6.2 Le Comité note que l'État partie n'a pas élevé d'objection à la recevabilité
de la communication. Il ne voit aucun obstacle à ce que la communication
soit déclarée recevable. En conséquence, il décide que la communication
est recevable et procède sans plus tarder à son examen quant au fond.
7.1 Le Comité des droits de l'homme a examiné la présente communication
en tenant compte de toutes les informations que les parties lui ont communiquées
par écrit, conformément au paragraphe 1 de l'article 5 du Protocole facultatif.

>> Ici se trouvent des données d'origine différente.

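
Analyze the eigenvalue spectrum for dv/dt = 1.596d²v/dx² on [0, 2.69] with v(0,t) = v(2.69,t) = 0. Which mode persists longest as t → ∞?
Eigenvalues: λₙ = 1.596n²π²/2.69².
First three modes:
  n=1: λ₁ = 1.596π²/2.69² ≈ 2.177
  n=2: λ₂ = 6.384π²/2.69² ≈ 8.707 (4× faster decay)
  n=3: λ₃ = 14.364π²/2.69² ≈ 19.592 (9× faster decay)
As t → ∞, higher modes decay exponentially faster. The n=1 mode dominates: v ~ c₁ sin(πx/2.69) e^{-λ₁t}.
Decay rate: λ₁ = 1.596π²/2.69² ≈ 2.177.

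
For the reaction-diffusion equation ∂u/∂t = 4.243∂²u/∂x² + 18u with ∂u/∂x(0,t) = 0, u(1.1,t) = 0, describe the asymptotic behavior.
u grows unboundedly. Reaction dominates diffusion (r=18 > κπ²/(4L²)≈8.65); solution grows exponentially.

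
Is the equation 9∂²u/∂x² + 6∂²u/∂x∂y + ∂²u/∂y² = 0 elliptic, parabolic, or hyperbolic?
Computing B² - 4AC with A = 9, B = 6, C = 1: discriminant = 0 (zero). Answer: parabolic.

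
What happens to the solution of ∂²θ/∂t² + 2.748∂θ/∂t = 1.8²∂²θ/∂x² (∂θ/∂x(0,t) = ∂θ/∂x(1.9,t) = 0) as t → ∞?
θ → constant (steady state). Damping (γ=2.748) dissipates the nonconstant modes; with Neumann BCs the spatial average obeys M''+γM'=0 and tends to a finite limit.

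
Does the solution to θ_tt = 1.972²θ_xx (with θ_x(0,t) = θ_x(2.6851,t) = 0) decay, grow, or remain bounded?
θ oscillates about a mean that drifts linearly in t (generically unbounded; no decay). There is no damping, so the nonconstant modes persist as standing waves (energy conserved, no decay). But with Neumann conditions at both ends the constant mode has eigenvalue 0: the spatial mean M(t) of θ satisfies M'' = 0, so M(t) = M(0) + M'(0)·t. Unless the initial velocity has zero mean (∫θ_t(x,0)dx = 0), the solution grows linearly in t (unbounded, though not exponentially); if it does have zero mean, the solution stays bounded and simply oscillates.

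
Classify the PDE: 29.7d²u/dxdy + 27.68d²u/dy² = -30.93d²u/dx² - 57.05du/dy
Rewriting in standard form: 30.93d²u/dx² + 29.7d²u/dxdy + 27.68d²u/dy² + 57.05du/dy = 0. A = 30.93, B = 29.7, C = 27.68. Discriminant B² - 4AC = -2542.4796. Since -2542.4796 < 0, elliptic.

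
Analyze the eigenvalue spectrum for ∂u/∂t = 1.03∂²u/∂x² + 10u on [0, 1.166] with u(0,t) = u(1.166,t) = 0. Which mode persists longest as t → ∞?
Eigenvalues: λₙ = 1.03n²π²/1.166² - 10.
First three modes:
  n=1: λ₁ = 1.03π²/1.166² - 10 ≈ -2.523
  n=2: λ₂ = 4.12π²/1.166² - 10 ≈ 19.909
  n=3: λ₃ = 9.27π²/1.166² - 10 ≈ 57.295
Since 1.03π²/1.166² ≈ 7.477 < 10, λ₁ < 0.
The n=1 mode grows fastest (−λₙ is largest for n=1) → dominates.
Asymptotic: u ~ c₁ sin(πx/1.166) e^{2.523t} (exponential growth at rate −λ₁ ≈ 2.523).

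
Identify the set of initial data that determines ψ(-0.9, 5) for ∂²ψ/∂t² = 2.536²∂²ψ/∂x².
Domain of dependence: [-13.58, 11.78]. Signals travel at speed 2.536, so data within |x - -0.9| ≤ 2.536·5 = 12.68 can reach the point.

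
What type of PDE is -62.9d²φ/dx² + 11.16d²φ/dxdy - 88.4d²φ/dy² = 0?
With A = -62.9, B = 11.16, C = -88.4, the discriminant is -22116.8944. This is an elliptic PDE.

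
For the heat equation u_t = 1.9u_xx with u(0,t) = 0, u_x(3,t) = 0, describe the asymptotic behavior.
u → 0. Heat escapes through the Dirichlet boundary.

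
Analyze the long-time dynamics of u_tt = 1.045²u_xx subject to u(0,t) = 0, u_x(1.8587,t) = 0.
Long-time behavior: u oscillates (no decay). Energy is conserved; the solution oscillates indefinitely as standing waves.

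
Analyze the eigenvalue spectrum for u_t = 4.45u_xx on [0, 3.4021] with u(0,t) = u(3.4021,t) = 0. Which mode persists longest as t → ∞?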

7.2 Le Comité note que l'auteur de la présente communication n'a fait
appel du jugement prononcé en première instance qu'en ce qui concerne
la peine à laquelle elle a été condamnée. Conformément à l'article 321
du Code de procédure pénale, la Cour d'appel, composée de trois juges,
a examiné les pièces dont avait été saisi le tribunal de première instance,
ainsi que le texte du jugement et les arguments avancés en faveur de l'auteur
selon lesquels la peine prononcée n'était pas justifiée; elle a conclu
que l'appel n'avait aucune chance de déboucher sur une réduction de la
peine. En outre, la Cour d'appel a de nouveau examiné les éléments de
l'affaire en réexaminant sa précédente décision, et la seconde décision
qu'elle a prise à cette occasion pouvait faire l'objet d'un recours devant
la Commission d'appel de la Cour suprême. Bien que le Comité ne soit pas
tenu de souscrire au point de vue du Parlement norvégien - confirmé par
la Cour suprême - selon lequel le Code de procédure pénale norvégien est
conforme au paragraphe 5 de l'article 14 du Pacte, il considère que dans
les circonstances de la cause, les différents examens auxquels a procédé
la Cour d'appel ont satisfait aux critères du paragraphe 5 de l'article
14.
8. Le Comité des droits de l'homme, agissant en vertu du paragraphe 4
de l'article 5 du Protocole facultatif se rapportant au Pacte international
relatif aux droits civils et politiques, est d'avis que les faits qui
lui sont soumis ne font apparaître aucune violation des articles du Pacte.
____________
* Les membres du Comité dont le nom suit ont participé à l'examen de
la communication : M. Abdelfattah Amor, M. Nisuke Ando, M. Prafullachandra
N. Bhagwati, Mme Christine Chanet, Lord Colville, Mme Elizabeth Evatt,
M. Louis Henkin, M. Eckart Klein, M. David Kretzmer, Mme Cecilia Medina
Quiroga, M. Martin Scheinin, M. Roman Wieruszewski, M. Maxwell Yalden
et M. Abddallah Zakhia.
[Adopté en anglais (version originale), en espagnol et en français. Paraîtra
ultérieurement en arabe, en chinois et en russe dans le rapport annuel
présenté par le Comité à l'Assemblée générale.]